31/05/2011 - 11h18
Justiça autoriza transferência de Mladic para julgamento em Haia
BELGRADO, Sérvia, 31 Mai 2011 (AFP) -A justiça sérvia rejeitou nesta terça-feira uma apelação do ex-chefe militar dos sérvios na Bósnia, Ratko Mladic, o que acelerará sua transferência a Haia, onde o Tribunal Penal Internacional (TPI) para a antiga Iugoslávia deverá julgá-lo por crimes de guerra e contra a humanidade.
A ministra sérvia da Justiça, Senezana Malovic, deve assinar em poucas horas a ordem definitiva de transferência, informou nesta manhã uma fonte ligada ao ministério.
No entanto, mesmo depois de autorizado, "nada será divulgado sobre a transferência por razões de segurança", explicou Bruno Vekaric, porta-voz da promotoria sérvia para os crimes de guerra.
O recurso de apelação apresentado por Milos Salijic, advogado de Mladic, chegou à Alta Corte de Belgrado na manhã desta terça-feira.
Os três juízes encarregados de examinar o recurso se pronunciaram ao fim de poucas horas de reunião, apesar de disporem de um prazo de três dias para decidir.
"O recurso foi rejeitado e a decisão por escrito será entregue ao Ministério da Justiça ainda hoje", anunciou Dusica Ristic, porta-voz da Alta Corte de Belgrado.
Ao mesmo tempo, milhares de pessoas lotaram as ruas de Banja Luka, capital representativa dos sérvios na Bósnia, num protesto de apoio a Mladic.
"Força, general! A justiça está conosco. Os soldados estão contigo", afirmava um cartaz dos manifestantes.

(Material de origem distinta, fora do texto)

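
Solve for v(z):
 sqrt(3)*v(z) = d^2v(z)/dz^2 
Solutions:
 v(z) = C1*exp(-3^(1/4)*z) + C2*exp(3^(1/4)*z)


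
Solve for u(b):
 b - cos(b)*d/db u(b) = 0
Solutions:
 u(b) = C1 + Integral(b/cos(b), b)


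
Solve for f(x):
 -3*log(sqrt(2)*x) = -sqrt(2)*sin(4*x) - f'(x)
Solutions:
 f(x) = C1 + 3*x*log(x) - 3*x + 3*x*log(2)/2 + sqrt(2)*cos(4*x)/4


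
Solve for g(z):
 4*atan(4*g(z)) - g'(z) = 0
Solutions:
 Integral(1/atan(4*_y), (_y, g(z))) = C1 + 4*z


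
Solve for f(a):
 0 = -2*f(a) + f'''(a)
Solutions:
 f(a) = C3*exp(2^(1/3)*a) + (C1*sin(2^(1/3)*sqrt(3)*a/2) + C2*cos(2^(1/3)*sqrt(3)*a/2))*exp(-2^(1/3)*a/2)


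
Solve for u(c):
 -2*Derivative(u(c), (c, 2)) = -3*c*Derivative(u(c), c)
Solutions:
 u(c) = C1 + C2*erfi(sqrt(3)*c/2)


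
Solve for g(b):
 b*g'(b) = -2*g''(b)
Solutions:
 g(b) = C1 + C2*erf(b/2)


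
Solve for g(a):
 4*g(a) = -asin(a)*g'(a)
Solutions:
 g(a) = C1*exp(-4*Integral(1/asin(a), a))


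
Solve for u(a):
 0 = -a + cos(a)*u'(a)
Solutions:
 u(a) = C1 + Integral(a/cos(a), a)


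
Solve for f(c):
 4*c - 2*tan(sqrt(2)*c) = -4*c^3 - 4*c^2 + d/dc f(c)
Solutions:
 f(c) = C1 + c^4 + 4*c^3/3 + 2*c^2 + sqrt(2)*log(cos(sqrt(2)*c))


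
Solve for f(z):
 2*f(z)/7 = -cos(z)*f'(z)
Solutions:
 f(z) = C1*(sin(z) - 1)^(1/7)/(sin(z) + 1)^(1/7)


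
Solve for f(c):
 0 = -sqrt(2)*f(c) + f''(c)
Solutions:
 f(c) = C1*exp(-2^(1/4)*c) + C2*exp(2^(1/4)*c)


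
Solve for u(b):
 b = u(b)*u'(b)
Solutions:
 u(b) = -sqrt(C1 + b^2)
 u(b) = sqrt(C1 + b^2)


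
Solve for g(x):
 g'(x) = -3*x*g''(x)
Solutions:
 g(x) = C1 + C2*x^(2/3)


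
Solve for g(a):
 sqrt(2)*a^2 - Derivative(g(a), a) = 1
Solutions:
 g(a) = C1 + sqrt(2)*a^3/3 - a


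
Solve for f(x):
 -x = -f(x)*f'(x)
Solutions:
 f(x) = -sqrt(C1 + x^2)
 f(x) = sqrt(C1 + x^2)


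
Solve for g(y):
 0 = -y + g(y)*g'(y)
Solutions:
 g(y) = -sqrt(C1 + y^2)
 g(y) = sqrt(C1 + y^2)


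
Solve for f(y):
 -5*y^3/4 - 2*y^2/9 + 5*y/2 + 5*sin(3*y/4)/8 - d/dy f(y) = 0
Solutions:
 f(y) = C1 - 5*y^4/16 - 2*y^3/27 + 5*y^2/4 - 5*cos(3*y/4)/6


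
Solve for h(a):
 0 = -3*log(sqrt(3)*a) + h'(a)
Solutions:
 h(a) = C1 + 3*a*log(a) - 3*a + 3*a*log(3)/2


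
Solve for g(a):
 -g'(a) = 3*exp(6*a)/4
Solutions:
 g(a) = C1 - exp(6*a)/8


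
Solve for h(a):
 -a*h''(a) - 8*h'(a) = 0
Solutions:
 h(a) = C1 + C2/a^7


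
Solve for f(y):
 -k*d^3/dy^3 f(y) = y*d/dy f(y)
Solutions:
 f(y) = C1 + Integral(C2*airyai(y*(-1/k)^(1/3)) + C3*airybi(y*(-1/k)^(1/3)), y)


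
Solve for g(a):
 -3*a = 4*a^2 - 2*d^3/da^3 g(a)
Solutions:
 g(a) = C1 + C2*a + C3*a^2 + a^5/30 + a^4/16


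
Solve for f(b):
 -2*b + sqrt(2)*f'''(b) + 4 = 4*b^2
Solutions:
 f(b) = C1 + C2*b + C3*b^2 + sqrt(2)*b^5/30 + sqrt(2)*b^4/24 - sqrt(2)*b^3/3


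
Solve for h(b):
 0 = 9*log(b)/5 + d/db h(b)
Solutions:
 h(b) = C1 - 9*b*log(b)/5 + 9*b/5


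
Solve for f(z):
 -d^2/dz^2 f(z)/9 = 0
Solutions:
 f(z) = C1 + C2*z


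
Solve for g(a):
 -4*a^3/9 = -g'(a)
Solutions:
 g(a) = C1 + a^4/9


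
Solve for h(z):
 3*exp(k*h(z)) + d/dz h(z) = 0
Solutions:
 h(z) = Piecewise((log(1/(C1*k + 3*k*z))/k, Ne(k, 0)), (nan, True))
 h(z) = Piecewise((C1 - 3*z, Eq(k, 0)), (nan, True))


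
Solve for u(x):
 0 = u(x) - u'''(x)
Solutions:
 u(x) = C3*exp(x) + (C1*sin(sqrt(3)*x/2) + C2*cos(sqrt(3)*x/2))*exp(-x/2)


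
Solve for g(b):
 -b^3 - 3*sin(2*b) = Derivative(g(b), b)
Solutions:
 g(b) = C1 - b^4/4 + 3*cos(2*b)/2


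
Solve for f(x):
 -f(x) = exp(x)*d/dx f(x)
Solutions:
 f(x) = C1*exp(exp(-x))


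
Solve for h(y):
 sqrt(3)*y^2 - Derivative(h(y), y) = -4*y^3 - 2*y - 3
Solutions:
 h(y) = C1 + y^4 + sqrt(3)*y^3/3 + y^2 + 3*y


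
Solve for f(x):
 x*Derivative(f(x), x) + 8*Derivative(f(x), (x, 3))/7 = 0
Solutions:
 f(x) = C1 + Integral(C2*airyai(-7^(1/3)*x/2) + C3*airybi(-7^(1/3)*x/2), x)


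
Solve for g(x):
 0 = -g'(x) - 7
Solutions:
 g(x) = C1 - 7*x


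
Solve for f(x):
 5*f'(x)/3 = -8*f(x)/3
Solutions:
 f(x) = C1*exp(-8*x/5)


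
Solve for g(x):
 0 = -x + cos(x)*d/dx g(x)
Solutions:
 g(x) = C1 + Integral(x/cos(x), x)


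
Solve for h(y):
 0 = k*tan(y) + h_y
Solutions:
 h(y) = C1 + k*log(cos(y))


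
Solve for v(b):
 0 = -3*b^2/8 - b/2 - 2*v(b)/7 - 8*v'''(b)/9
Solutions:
 v(b) = C3*exp(-3^(2/3)*98^(1/3)*b/14) - 21*b^2/16 - 7*b/4 + (C1*sin(3*3^(1/6)*98^(1/3)*b/28) + C2*cos(3*3^(1/6)*98^(1/3)*b/28))*exp(3^(2/3)*98^(1/3)*b/28)


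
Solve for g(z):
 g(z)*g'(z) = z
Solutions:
 g(z) = -sqrt(C1 + z^2)
 g(z) = sqrt(C1 + z^2)


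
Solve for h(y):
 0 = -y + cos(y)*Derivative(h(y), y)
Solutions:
 h(y) = C1 + Integral(y/cos(y), y)


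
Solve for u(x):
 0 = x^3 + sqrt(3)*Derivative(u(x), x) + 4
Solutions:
 u(x) = C1 - sqrt(3)*x^4/12 - 4*sqrt(3)*x/3


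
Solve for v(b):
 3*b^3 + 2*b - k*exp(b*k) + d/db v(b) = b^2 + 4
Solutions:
 v(b) = C1 - 3*b^4/4 + b^3/3 - b^2 + 4*b + exp(b*k)


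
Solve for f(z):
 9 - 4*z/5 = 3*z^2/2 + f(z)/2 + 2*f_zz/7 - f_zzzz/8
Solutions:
 f(z) = C1*exp(-sqrt(14)*z*sqrt(4 + sqrt(65))/7) + C2*exp(sqrt(14)*z*sqrt(4 + sqrt(65))/7) + C3*sin(sqrt(14)*z*sqrt(-4 + sqrt(65))/7) + C4*cos(sqrt(14)*z*sqrt(-4 + sqrt(65))/7) - 3*z^2 - 8*z/5 + 150/7


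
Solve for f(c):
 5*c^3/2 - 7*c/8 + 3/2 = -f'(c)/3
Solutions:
 f(c) = C1 - 15*c^4/8 + 21*c^2/16 - 9*c/2


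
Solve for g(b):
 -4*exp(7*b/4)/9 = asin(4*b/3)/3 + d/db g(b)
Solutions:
 g(b) = C1 - b*asin(4*b/3)/3 - sqrt(9 - 16*b^2)/12 - 16*exp(7*b/4)/63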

Pela manhã, antes de ser conhecida a decisão da Corte, Ratko Mladic visitou o túmulo da filha Ana, sepultada em um cemitério de Belgrado.
"Mladic ficou contente por poder visitar o jazigo de sua filha, onde colocou rosas e acendeu uma vela", afirmou Saljic.

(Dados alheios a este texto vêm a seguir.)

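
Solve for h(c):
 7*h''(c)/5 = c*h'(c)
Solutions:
 h(c) = C1 + C2*erfi(sqrt(70)*c/14)


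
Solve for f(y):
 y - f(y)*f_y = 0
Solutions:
 f(y) = -sqrt(C1 + y^2)
 f(y) = sqrt(C1 + y^2)


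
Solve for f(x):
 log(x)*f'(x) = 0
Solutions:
 f(x) = C1


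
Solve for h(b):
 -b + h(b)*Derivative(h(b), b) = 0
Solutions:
 h(b) = -sqrt(C1 + b^2)
 h(b) = sqrt(C1 + b^2)


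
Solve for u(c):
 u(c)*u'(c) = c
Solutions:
 u(c) = -sqrt(C1 + c^2)
 u(c) = sqrt(C1 + c^2)


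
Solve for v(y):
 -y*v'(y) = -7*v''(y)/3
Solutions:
 v(y) = C1 + C2*erfi(sqrt(42)*y/14)


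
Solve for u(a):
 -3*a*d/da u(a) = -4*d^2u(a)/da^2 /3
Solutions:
 u(a) = C1 + C2*erfi(3*sqrt(2)*a/4)


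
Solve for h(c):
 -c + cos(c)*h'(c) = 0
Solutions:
 h(c) = C1 + Integral(c/cos(c), c)


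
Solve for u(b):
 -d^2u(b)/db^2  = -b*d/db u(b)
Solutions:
 u(b) = C1 + C2*erfi(sqrt(2)*b/2)


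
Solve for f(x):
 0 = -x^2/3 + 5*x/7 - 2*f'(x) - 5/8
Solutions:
 f(x) = C1 - x^3/18 + 5*x^2/28 - 5*x/16


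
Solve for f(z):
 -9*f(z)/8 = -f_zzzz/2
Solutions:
 f(z) = C1*exp(-sqrt(6)*z/2) + C2*exp(sqrt(6)*z/2) + C3*sin(sqrt(6)*z/2) + C4*cos(sqrt(6)*z/2)


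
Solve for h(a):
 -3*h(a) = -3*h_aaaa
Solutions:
 h(a) = C1*exp(-a) + C2*exp(a) + C3*sin(a) + C4*cos(a)


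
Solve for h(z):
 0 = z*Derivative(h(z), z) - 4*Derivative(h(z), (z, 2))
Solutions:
 h(z) = C1 + C2*erfi(sqrt(2)*z/4)


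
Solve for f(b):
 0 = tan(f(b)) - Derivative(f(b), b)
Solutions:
 f(b) = pi - asin(C1*exp(b))
 f(b) = asin(C1*exp(b))


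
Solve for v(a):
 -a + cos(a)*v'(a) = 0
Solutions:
 v(a) = C1 + Integral(a/cos(a), a)


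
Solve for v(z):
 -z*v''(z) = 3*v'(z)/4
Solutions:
 v(z) = C1 + C2*z^(1/4)


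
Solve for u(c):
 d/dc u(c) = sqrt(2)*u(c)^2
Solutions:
 u(c) = -1/(C1 + sqrt(2)*c)


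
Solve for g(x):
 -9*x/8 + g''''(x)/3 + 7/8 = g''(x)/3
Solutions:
 g(x) = C1 + C2*x + C3*exp(-x) + C4*exp(x) - 9*x^3/16 + 21*x^2/16


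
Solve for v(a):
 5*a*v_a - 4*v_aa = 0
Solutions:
 v(a) = C1 + C2*erfi(sqrt(10)*a/4)


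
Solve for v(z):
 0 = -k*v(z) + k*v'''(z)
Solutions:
 v(z) = C3*exp(z) + (C1*sin(sqrt(3)*z/2) + C2*cos(sqrt(3)*z/2))*exp(-z/2)


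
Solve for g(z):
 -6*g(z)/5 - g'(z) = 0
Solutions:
 g(z) = C1*exp(-6*z/5)


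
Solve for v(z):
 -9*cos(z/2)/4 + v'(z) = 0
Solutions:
 v(z) = C1 + 9*sin(z/2)/2


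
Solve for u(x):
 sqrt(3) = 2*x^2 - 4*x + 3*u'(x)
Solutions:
 u(x) = C1 - 2*x^3/9 + 2*x^2/3 + sqrt(3)*x/3


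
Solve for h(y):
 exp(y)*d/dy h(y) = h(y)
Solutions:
 h(y) = C1*exp(-exp(-y))


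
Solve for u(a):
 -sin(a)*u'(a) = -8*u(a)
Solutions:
 u(a) = C1*(cos(a)^4 - 4*cos(a)^3 + 6*cos(a)^2 - 4*cos(a) + 1)/(cos(a)^4 + 4*cos(a)^3 + 6*cos(a)^2 + 4*cos(a) + 1)


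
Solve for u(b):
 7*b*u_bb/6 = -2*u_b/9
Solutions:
 u(b) = C1 + C2*b^(17/21)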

Ana Mladic, uma estudante de medicina, cometeu suicídio em 1994 com apenas 23 anos. De acordo com a imprensa, a jovem se matou porque não suportou ver seu pai ser acusado de crimes durante a Guerra da Bósnia, entre os anos de 1992 e 1995.
A visita era um dos desejos manifestados pelo ex-general desde sua prisão na última quinta-feira em Lazarevo, localidade do noroeste da Sérvia, após 16 anos foragido.
Na tarde de segunda-feira, Mladic recebeu a visita de seus netos pela primeira vez desde que foi preso.
O advogado de Mladic insiste que o estado de saúde "alarmante" de seu cliente não permite que ele seja transferido para Haia. Mladic, de 69 anos, responderá em particular pelo genocídio de quase 8.000 pessoas em Srebrenica. O crime, cometido em 1995, foi o mais grave cometido na Europa desde a Segunda Guerra Mundial.
O ex-general é acusado dos mais graves crimes do direito internacional e pode ser condenado à prisão perpétua.